The metal found support during the afternoon amid concerns over further sanctions, reaching a high of $15,875 per tonne, the highest since December 2014.

“I think it is fear rather than fact at this stage. Given what has happened in aluminium, and that nickel also has a significant Russian share of global production, it is not surprising that people would seek to reduce exposure to that risk,” Guy Wolf, global head of market analytics at Marex Spectron, told Metal Bulletin.

Speculation continues to mount over the metal’s sharp spike, with market sources also suggesting the LME’s delisting of Russian nickel producer Norilsk’s brands a contributing factor.

The LME had announced in October last year it will delist old Norilsk nickel brands within six months.

“There’s definitely a fear about a new round of sanctions in general against Russia, which is driving prices up. As far as we understand, no new sanctions are imminent, and I don’t really understand the price rise today if you just put it down to sanctions,” Daniel Briesmann, analyst at Commerzbank, told Metal Bulletin.

Nickel’s volumes also climbed over the afternoon, reaching 23,000 lots, the most since November 2016.

“The most important factor going forward is the entire EV issue. This morning BHP Billiton said they plan to raise output from Nickel West operations in Australia, which could lead to higher demand. However, nickel’s price rally started in the afternoon, so it is difficult to create a link there,” Briesmann added.

Aluminium’s three-month price continued to rocket throughout the day, closing above $2,500 per tonne for the first time since 2011.

The light metal’s price sentiment continues to find support after US sanctions against Russian aluminium producer Rusal.

Metal Bulletin Research has pointed to a potential overreaction regarding Rusal news, with continued overbuying a hasty response to sanctions.

Elsewhere, the complex recorded strong gains across the board.

Copper’s three-month price climbed back over $7,000 per tonne for the first time since February.

The red metal spent much of March consolidating around $6,800-6,950 per tonne after a volatile trade backdrop continued to affect price sentiment.

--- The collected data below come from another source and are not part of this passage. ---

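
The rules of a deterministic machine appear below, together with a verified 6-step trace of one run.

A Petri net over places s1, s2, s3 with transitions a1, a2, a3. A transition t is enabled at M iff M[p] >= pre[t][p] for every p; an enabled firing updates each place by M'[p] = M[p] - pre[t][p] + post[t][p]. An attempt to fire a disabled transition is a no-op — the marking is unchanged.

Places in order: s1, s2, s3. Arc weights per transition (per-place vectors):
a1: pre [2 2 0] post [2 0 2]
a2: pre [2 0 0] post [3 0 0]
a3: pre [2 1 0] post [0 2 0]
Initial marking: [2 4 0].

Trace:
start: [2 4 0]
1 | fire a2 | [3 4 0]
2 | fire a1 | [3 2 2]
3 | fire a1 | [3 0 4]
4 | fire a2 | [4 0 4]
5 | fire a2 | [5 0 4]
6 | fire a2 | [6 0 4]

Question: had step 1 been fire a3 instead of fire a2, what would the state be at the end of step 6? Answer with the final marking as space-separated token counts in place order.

(re-executing from step 1 with the substitution; state before step 1: [2 4 0])
1 | fire a3 | [0 5 0]
2 | fire a1 | [0 5 0]
3 | fire a1 | [0 5 0]
4 | fire a2 | [0 5 0]
5 | fire a2 | [0 5 0]
6 | fire a2 | [0 5 0]

0 5 0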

Zinc and lead also found support throughout the afternoon, with the former climbing 4.5% at the close.

Base metals rally 

  • The three-month copper price jumped $145 to $7,022 per tonne. Stocks increased a net 1,250 tonnes to 359,275 tonnes. 
  • Aluminium’s three-month price climbed $132 to $2,537 per tonne. Inventories increased 100 tonnes to 1,412,500 tonnes. 
  • The three-month nickel price was up $1,060 at $15,275 per tonne. Stocks were up 1,224 tonnes at 315,678 tonnes. 
  • Zinc’s three-month price increased $139.50 to $3,265 per tonne. Inventories fell 1,725 tonnes to 189,075 tonnes. 
  • The three-month lead price was up $27 at $2,377 per tonne. Stocks were down 25 tonnes at 129,375 tonnes. 
  • Tin’s three-month price was unchanged at $21,475 per tonne. Inventories were also unchanged at 2,015 tonnes.

Currency moves and data releases 

  • The dollar index was down 0.14% at 89.63. 
  • In other commodities, Brent crude oil was up 1.25% at $72.57 per barrel. 
  • In US data on Tuesday, building permits came in at 1.35 million with housing starts at 1.32 million, both above estimates. Capacity utilization was broadly on par with expectations at 78%, while industrial production gained 0.5%, besting forecasts. 
  • In the United States, the Federal Reserve will release its Beige book, while Federal Open Market Committee members William Dudley and Randal Quarles are speaking.